At the end of 2014, the CJEU issued the Opinion 2/13, in which it found the Draft Agreement on EU Accession to the ECHR in its submitted form to be incompatible with EU primary law. With the CJEU's negative opinion, the possibility of fulfilling the contractual obligation set out in Article 6(2) TEU, which obliges the EU to accede to the ECHR, was called into question.
This master's thesis focuses on finding solutions to the above situation and the EU' s possible course of action on the accession project. Although the thesis is in principle future-oriented – a perspective after the Opinion 2/13 – the introductory part is dedicated to reviewing the history of the accession. A brief overview of the development of human rights in the EU and of the steps leading from the very idea of EU accession to the ECHR to the Draft Agreement serves as a good starting point for analysis of the Opinion 2/13 and the individual concerns raised therein by the CJEU.

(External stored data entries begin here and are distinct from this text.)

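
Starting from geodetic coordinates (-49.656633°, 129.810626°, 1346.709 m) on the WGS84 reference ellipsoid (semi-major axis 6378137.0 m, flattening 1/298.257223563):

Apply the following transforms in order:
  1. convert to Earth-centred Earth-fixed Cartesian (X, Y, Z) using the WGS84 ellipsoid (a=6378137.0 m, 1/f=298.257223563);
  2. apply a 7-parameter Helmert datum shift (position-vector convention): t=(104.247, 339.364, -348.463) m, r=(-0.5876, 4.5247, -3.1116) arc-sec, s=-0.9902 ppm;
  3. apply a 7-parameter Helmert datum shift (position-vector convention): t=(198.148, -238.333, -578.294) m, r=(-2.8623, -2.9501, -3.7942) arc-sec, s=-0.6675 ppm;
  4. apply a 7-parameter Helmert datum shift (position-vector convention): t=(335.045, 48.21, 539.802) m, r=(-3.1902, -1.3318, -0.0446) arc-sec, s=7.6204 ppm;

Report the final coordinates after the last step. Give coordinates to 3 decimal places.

start: φ=-49.656633°, λ=129.810626°, h=1346.709 m
→ ECEF (a=6378137.000, f=1/298.257223563): X=-2649311.2293, Y=3178603.2223, Z=-4839179.0897
→ Helmert 7p (PV): X=-2649262.5622, Y=3178965.6193, Z=-4839473.6998
→ Helmert 7p (PV): X=-2648934.9529, Y=3178706.7405, Z=-4840130.7684
→ Helmert 7p (PV): X=-2648588.1548, Y=3178704.8857, Z=-4839694.1177

X=-2648588.155 m, Y=3178704.886 m, Z=-4839694.118 m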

The individual solutions available to the EU in the efforts to coordinate its contractual obligation to accede to the ECHR with the negative Opinion 2/13 are analysed in the main part of this thesis, whereby each solution is critically assessed according to the findings in the previous chapters.
The conclusion provides a reflection on how each of the presented solutions would affect the further development of human rights in the EU and whether the accession to the ECHR is still the best way forward even after the issuance of the negative Opinion 2/13.